You are a smart assistant. Use the context below and chat history to answer the user's question.
Context: {context}
Chat History: {chat_history}
Question: {question}
Answer:
"""
)
chain = chat_prompt | llm
return chain.invoke({
"context": context,
"chat_history": "\n".join(chat_history),
"question": user_query
})
UI Implementation
# Streamlit UI
st.title("DeepSeek RAG Chat")
st.write("Ask questions about your PDF using DeepSeek-R1 and Ollama!")
# Initialize chat history
if "chat_history" not in st.session_state:
st.session_state.chat_history = []
# File upload
document = st.file_uploader("Upload a PDF", type=["pdf"])
if document:
path_to_pdf = save_uploaded_file(document)
chunks = load_and_process_pdf(path_to_pdf)
index_chunks(chunks)
st.success("PDF indexed successfully! Type your questions below.")
user_query = st.text_input("Ask a question")
if user_query:
with st.spinner("Searching and generating answer..."):
related_docs = find_related_docs(user_query)
answer = generate_answer(user_query, related_docs, st.session_state.chat_history)

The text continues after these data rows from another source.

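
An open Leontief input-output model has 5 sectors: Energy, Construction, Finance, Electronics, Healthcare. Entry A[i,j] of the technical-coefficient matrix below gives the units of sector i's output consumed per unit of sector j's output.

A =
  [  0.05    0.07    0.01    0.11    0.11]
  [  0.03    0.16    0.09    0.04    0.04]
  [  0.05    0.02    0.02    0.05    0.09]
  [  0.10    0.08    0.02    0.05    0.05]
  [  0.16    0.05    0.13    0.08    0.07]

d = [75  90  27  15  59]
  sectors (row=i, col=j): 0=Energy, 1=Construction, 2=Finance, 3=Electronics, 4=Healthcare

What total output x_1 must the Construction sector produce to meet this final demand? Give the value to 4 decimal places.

122.6304

Form M = I − A:
  [  0.95   -0.07   -0.01   -0.11   -0.11]
  [ -0.03    0.84   -0.09   -0.04   -0.04]
  [ -0.05   -0.02    0.98   -0.05   -0.09]
  [ -0.10   -0.08   -0.02    0.95   -0.05]
  [ -0.16   -0.05   -0.13   -0.08    0.93]
Leontief inverse L = M⁻¹:
  [  1.0988    0.1154    0.0443    0.1468    0.1471]
  [  0.0649    1.2101    0.1233    0.0713    0.0755]
  [  0.0841    0.0461    1.0426    0.0764    0.1169]
  [  0.1343    0.1204    0.0456    1.0827    0.0837]
  [  0.2158    0.1017    0.1639    0.1329    1.1282]
Total output x = L · d:
  x_0 = 1.0988·75 + 0.1154·90 + 0.0443·27 + 0.1468·15 + 0.1471·59 = 104.8741
  x_1 = 0.0649·75 + 1.2101·90 + 0.1233·27 + 0.0713·15 + 0.0755·59 = 122.6304
  x_2 = 0.0841·75 + 0.0461·90 + 1.0426·27 + 0.0764·15 + 0.1169·59 = 46.6439
  x_3 = 0.1343·75 + 0.1204·90 + 0.0456·27 + 1.0827·15 + 0.0837·59 = 43.3125
  x_4 = 0.2158·75 + 0.1017·90 + 0.1639·27 + 0.1329·15 + 1.1282·59 = 98.3227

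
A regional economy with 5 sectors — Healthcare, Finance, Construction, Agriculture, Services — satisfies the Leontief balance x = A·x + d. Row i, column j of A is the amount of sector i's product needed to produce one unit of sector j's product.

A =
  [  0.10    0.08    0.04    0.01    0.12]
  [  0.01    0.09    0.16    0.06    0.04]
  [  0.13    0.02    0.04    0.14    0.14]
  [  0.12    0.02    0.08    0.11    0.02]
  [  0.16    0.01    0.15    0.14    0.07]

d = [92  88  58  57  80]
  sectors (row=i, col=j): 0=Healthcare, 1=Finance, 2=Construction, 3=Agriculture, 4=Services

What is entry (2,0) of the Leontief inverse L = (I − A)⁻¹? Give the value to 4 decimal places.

L[2,0] = 0.2251

Form M = I − A:
  [  0.90   -0.08   -0.04   -0.01   -0.12]
  [ -0.01    0.91   -0.16   -0.06   -0.04]
  [ -0.13   -0.02    0.96   -0.14   -0.14]
  [ -0.12   -0.02   -0.08    0.89   -0.02]
  [ -0.16   -0.01   -0.15   -0.14    0.93]
Leontief inverse L = M⁻¹:
  [  1.1653    0.1079    0.0985    0.0628    0.1712]
  [  0.0763    1.1140    0.2137    0.1241    0.0926]
  [  0.2251    0.0511    1.1089    0.2123    0.2027]
  [  0.1850    0.0452    0.1226    1.1589    0.0692]
  [  0.2655    0.0456    0.2166    0.2208    1.1488]
Total output x = L · d:
  x_0 = 1.1653·92 + 0.1079·88 + 0.0985·58 + 0.0628·57 + 0.1712·80 = 139.6927
  x_1 = 0.0763·92 + 1.1140·88 + 0.2137·58 + 0.1241·57 + 0.0926·80 = 131.9266
  x_2 = 0.2251·92 + 0.0511·88 + 1.1089·58 + 0.2123·57 + 0.2027·80 = 117.8395
  x_3 = 0.1850·92 + 0.0452·88 + 0.1226·58 + 1.1589·57 + 0.0692·80 = 99.7063
  x_4 = 0.2655·92 + 0.0456·88 + 0.2166·58 + 0.2208·57 + 1.1488·80 = 145.4892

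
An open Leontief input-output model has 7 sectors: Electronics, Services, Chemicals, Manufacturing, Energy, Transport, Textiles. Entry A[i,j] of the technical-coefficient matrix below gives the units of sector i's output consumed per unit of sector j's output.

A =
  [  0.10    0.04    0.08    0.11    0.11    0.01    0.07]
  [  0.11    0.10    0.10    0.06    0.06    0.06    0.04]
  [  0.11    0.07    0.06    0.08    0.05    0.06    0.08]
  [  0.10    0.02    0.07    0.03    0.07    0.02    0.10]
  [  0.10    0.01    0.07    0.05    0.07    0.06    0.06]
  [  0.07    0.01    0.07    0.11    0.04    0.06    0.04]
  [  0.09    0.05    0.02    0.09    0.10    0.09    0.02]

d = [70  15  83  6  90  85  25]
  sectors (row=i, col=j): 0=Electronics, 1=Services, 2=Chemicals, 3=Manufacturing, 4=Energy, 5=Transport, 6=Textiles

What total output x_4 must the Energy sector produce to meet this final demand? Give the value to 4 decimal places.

136.2259

Form M = I − A:
  [  0.90   -0.04   -0.08   -0.11   -0.11   -0.01   -0.07]
  [ -0.11    0.90   -0.10   -0.06   -0.06   -0.06   -0.04]
  [ -0.11   -0.07    0.94   -0.08   -0.05   -0.06   -0.08]
  [ -0.10   -0.02   -0.07    0.97   -0.07   -0.02   -0.10]
  [ -0.10   -0.01   -0.07   -0.05    0.93   -0.06   -0.06]
  [ -0.07   -0.01   -0.07   -0.11   -0.04    0.94   -0.04]
  [ -0.09   -0.05   -0.02   -0.09   -0.10   -0.09    0.98]
Leontief inverse L = M⁻¹:
  [  1.1964    0.0784    0.1443    0.1805    0.1845    0.0552    0.1324]
  [  0.2094    1.1450    0.1700    0.1371    0.1337    0.1074    0.1021]
  [  0.2036    0.1101    1.1242    0.1537    0.1226    0.1053    0.1383]
  [  0.1757    0.0515    0.1188    1.0907    0.1308    0.0583    0.1460]
  [  0.1759    0.0394    0.1211    0.1117    1.1294    0.0970    0.1086]
  [  0.1418    0.0373    0.1187    0.1653    0.0946    1.0933    0.0886]
  [  0.1718    0.0800    0.0790    0.1535    0.1622    0.1284    1.0732]
Total output x = L · d:
  x_0 = 1.1964·70 + 0.0784·15 + 0.1443·83 + 0.1805·6 + 0.1845·90 + 0.0552·85 + 0.1324·25 = 122.5973
  x_1 = 0.2094·70 + 1.1450·15 + 0.1700·83 + 0.1371·6 + 0.1337·90 + 0.1074·85 + 0.1021·25 = 70.4775
  x_2 = 0.2036·70 + 0.1101·15 + 1.1242·83 + 0.1537·6 + 0.1226·90 + 0.1053·85 + 0.1383·25 = 133.5769
  x_3 = 0.1757·70 + 0.0515·15 + 0.1188·83 + 1.0907·6 + 0.1308·90 + 0.0583·85 + 0.1460·25 = 49.8559
  x_4 = 0.1759·70 + 0.0394·15 + 0.1211·83 + 0.1117·6 + 1.1294·90 + 0.0970·85 + 0.1086·25 = 136.2259
  x_5 = 0.1418·70 + 0.0373·15 + 0.1187·83 + 0.1653·6 + 0.0946·90 + 1.0933·85 + 0.0886·25 = 124.9916
  x_6 = 0.1718·70 + 0.0800·15 + 0.0790·83 + 0.1535·6 + 0.1622·90 + 0.1284·85 + 1.0732·25 = 73.0490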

st.session_state.chat_history.extend([f"User: {user_query}", f"Assistant: {answer}"])
# Display chat history
for message in st.session_state.chat_history:
st.write(message)
else:
st.info("Please upload a PDF file to get started.")
Full Code
Code Link: Link
Setup Instructions
- Install Ollama
- Download from ollama.ai
2. Pull the DeepSeek model
ollama pull deepseek-r1:1.5b
3. Install dependencies
pip install streamlit langchain langchain-ollama langchain-community pdfplumber langchain-text-splitters
4. Run the app
streamlit run deepseek_chat.py
Troubleshooting
Missing packages: Verify you’ve run the complete pip install command
Model not found: Ensure you’ve run ollama pull deepseek-r1:1.5b
Poor answer quality: Try reducing chunk size to 500 or adjust the prompt template
Slow initial response: Normal - the first run loads the model into memory
Potential Enhancements
Working backwards from expanded goals, here are the logical next steps:
- Support for multiple documents — Allow comparing information across PDFs
- Persistent vector storage — Save vector DB between sessions using FAISS or Chroma
- Improved UI — Add message bubbles, markdown support, and code highlighting
- Image handling — Extract and reference images from PDFs in answers
- Model parameter tuning — Expose temperature and other settings for user tweaking
- TypeScript reimplementation — Port to a TypeScript/Next.js app with Tailwind &
shadcn/ui
Conclusion
You now have a fully functional PDF chat system that runs entirely on your machine. No data leaves your computer; you’re not dependent on external APIs. Give it a try with different documents to see how it performs.
DeepSeek-R1 provides a strong balance of performance and efficiency for local deployments, making this approach practical even on modest hardware.